I wake up early. Not 7:30 a.m. early, it’s 3:30 or 4:00 a.m. early. When it first started occurring, I resisted it and I freely admit there were a few choice curse words uttered. Since that time, there has been a casual shift in my attitude. I’m not yet ready to say I look forward to my new habit, but I’ve learned that it’s not such a bad thing.
The early morning time has become a peaceful period. An hour or two of quiet thinking, listening and wondering. The thinking usually takes on the form of what will I write today or of my going back over a passage or two from the book I read before falling asleep. The listening is not only the morning silence, but also the early sounds. This day I was treated to the “Who who-who-who” of a Great Horned Owl somewhere outdoors. A couple of weeks ago it was ruckus sounds of a pack of coyotes who had been awakened by some unknown intruder. My wondering takes me down a new path most mornings.
Today I awoke wondering about some of the same old issues that always linger deep within my mind. One issue is the on-going internal dialogue about what I can write that might have some significance. It is an arrogant thought I admit. I have a number of writing friends, and each of them seem to have a different reason for their need to put word to paper. Some wish to simply create, some have dreams of being famous, others want to write something that simply brings pleasure to those who read their work. When I’m completely honest, I believe I write to create a means of understanding this life I live. I also write in hopes of creating something just a bit better than last time. That one can be very frustrating.
I just came back from having coffee with a good friend. He and I could be no farther apart in our political beliefs, and yet we always set that aside so that we can be friends. Today we talked about his wife’s death, our belief or uncertainty about what lies beyond death and the need for people to have some reason to get out of bed in the mornings. It was not a deep seated or well thought out philosophical discussion, just two friends considering life.
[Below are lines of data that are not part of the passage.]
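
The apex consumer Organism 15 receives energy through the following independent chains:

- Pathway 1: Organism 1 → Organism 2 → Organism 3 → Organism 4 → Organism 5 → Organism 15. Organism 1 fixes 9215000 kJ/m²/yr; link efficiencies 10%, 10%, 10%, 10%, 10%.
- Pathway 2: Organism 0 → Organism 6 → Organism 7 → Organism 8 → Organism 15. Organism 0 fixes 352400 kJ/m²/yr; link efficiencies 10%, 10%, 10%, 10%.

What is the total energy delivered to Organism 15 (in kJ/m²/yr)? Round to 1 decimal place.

Pathway 1: 9215000 × 0.1 × 0.1 × 0.1 × 0.1 × 0.1 = 92.15 kJ/m²/yr
Pathway 2: 352400 × 0.1 × 0.1 × 0.1 × 0.1 = 35.24 kJ/m²/yr
Total at Organism 15: 92.15 + 35.24 = 127.39 kJ/m²/yr

127.4 kJ/m²/yr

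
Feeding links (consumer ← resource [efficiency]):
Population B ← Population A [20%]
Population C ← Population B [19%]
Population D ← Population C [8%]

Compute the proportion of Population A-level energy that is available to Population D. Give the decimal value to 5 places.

0.00304

Product of link efficiencies: 0.2 × 0.19 × 0.08 = 0.00304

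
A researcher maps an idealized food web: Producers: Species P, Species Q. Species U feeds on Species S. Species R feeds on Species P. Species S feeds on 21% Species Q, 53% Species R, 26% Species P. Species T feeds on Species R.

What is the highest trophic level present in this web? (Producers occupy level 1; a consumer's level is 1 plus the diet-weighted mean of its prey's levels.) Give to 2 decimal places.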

I must confess those chats are far more fun for me than looking on Facebook and seeing pictures of the yummy oatmeal someone had for breakfast.
The bottom line for me, if there is one, is that I’m trying to learn acceptance, and I’m trying to be mindful of gratitude and in the end appreciate the life that I have. Some days I fail, some days I succeed. Maybe tomorrow, I’ll wake up early and ponder that last sentence.
I leave you with a quote from Claude Anshin Thomas who wrote: At Hell’s Gate: A Soldier’s Journey from War to Peace.
“I came to realize that I couldn’t think my way into a new way of living. I had to live my way into a new way of thinking.”